Antigamente (está escrito em documentação do Museu Archivo da Ericeira) “a pequena imagem de São Sebastião, um primor de escultura, era todos os anos conduzida em procissão para a Igreja Paroquial pela sua irmandade composta por rapazes solteiros, no dia 11 de Janeiro, fazendo-se ali a respectiva novena e festa solene com procissão no dia 20 do mesmo mês. A 22, dia de São Vicente, depois da Missa Conventual era a imagem reconduzida em procissão, com banda de música, para a sua ermida, junto à qual se realizavam os festejos”.
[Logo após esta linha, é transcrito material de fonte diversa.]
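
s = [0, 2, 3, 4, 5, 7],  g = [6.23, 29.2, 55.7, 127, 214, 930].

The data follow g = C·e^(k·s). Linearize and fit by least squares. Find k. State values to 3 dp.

Linearized form: ln g = k·s + ln C. From the 6 transformed points,
AᵀA = [[103.0000, 21.0000]; [21.0000, 6]], rhs = [112.8612, 26.2689]ᵀ  (here Σs = 21.0000, Σ(s)² = 103.0000, Σln g = 26.2689, Σs·ln g = 112.8612).
Slope k = (n·Σs·ln g − Σs·Σln g)/(n·Σ(s)² − (Σs)²) = (6·112.8612 − 21.0000·26.2689)/177.0000 = 0.70916; ln C = (Σln g − k·Σs)/n = 1.89609.

k = 0.709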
Teria a grande diferença, ou a peculiaridade de o passo da procissão, em honra dos santos militares, ser acelerado (passo de marcha) logo mais rápido e até para aquecer as almas, num dia de invernia e ainda mais , indo para norte descampado onde o vento por norma se afoita.
Esta festa teve sempre dádivas muito especiais. Uma família sempre e já há muitos anos por tradição oferece um barril de vinho. Já vem de pais para filhos.
A retribuição das dádivas é feita com bolachas, cálice de vinho abafadinho (Porto ou Ginginha) e uma pajela- santinho impresso em papel. Caso a esmola for de destaque é oferecido um foguete. Daí ouvirem-se o estalar dos foguetes quando há um aniversário ou o Benfica ganhe um jogo…são restos desta festa.
O nome da “Festa dos Bêbados” carregou de forma negativa a paixão da Comissão de Senhoras que anualmente contra tudo e todos, fez com que esta tradição não acabasse. Esta festa nunca foi dos bêbados, o que não evita que com vinho à borla, não haja abusos, mas são sempre os mesmos, com ou sem festa que se embebedam.
A Junta de Freguesia tem cedido um palco para animação musical e naturalmente o bailarico anima a tarde fria de Janeiro.
S. Sebastião (França, 256 d.C. – 286 d.C.) originário de Narbonne e cidadão de Milão, foi um mártir e santo cristão, morto durante a perseguição levada a cabo pelo imperador romano Diocleciano.
De acordo com Actos apócrifos, atribuídos a Santo Ambrósio de Milão, Sebastião era um soldado que se alistou no exército romano por volta de 283 d.C. com a única intenção de fortalecer o coração dos cristãos, enfraquecido pelas torturas.
Era querido dos imperadores Diocleciano e Maximiano, que o queriam sempre próximo, ignorando tratar-se de um cristão e, por isso, o designaram capitão da sua guarda pessoal, a Guarda Pretoriana. Por volta de 286, a sua conduta branda para com os prisioneiros cristãos levou o imperador a julgá-lo sumariamente como traidor, tendo ordenado a sua execução por meio de flechas (que se tornaram símbolo constante na sua iconografia).
Foi dado como morto e atirado em um rio, porém, Sebastião não morreu. Encontrado e socorrido por Irene (Santa Irene), apresentou-se novamente diante de Diocleciano, que ordenou então que ele fosse espancado até a morte. Seu corpo foi deitado ao esgoto público de Roma. Luciana (Santa Luciana, cujo dia é comemorado a 30 de Junho) resgatou seu corpo, limpou-o, e sepultou-o nas catacumbas.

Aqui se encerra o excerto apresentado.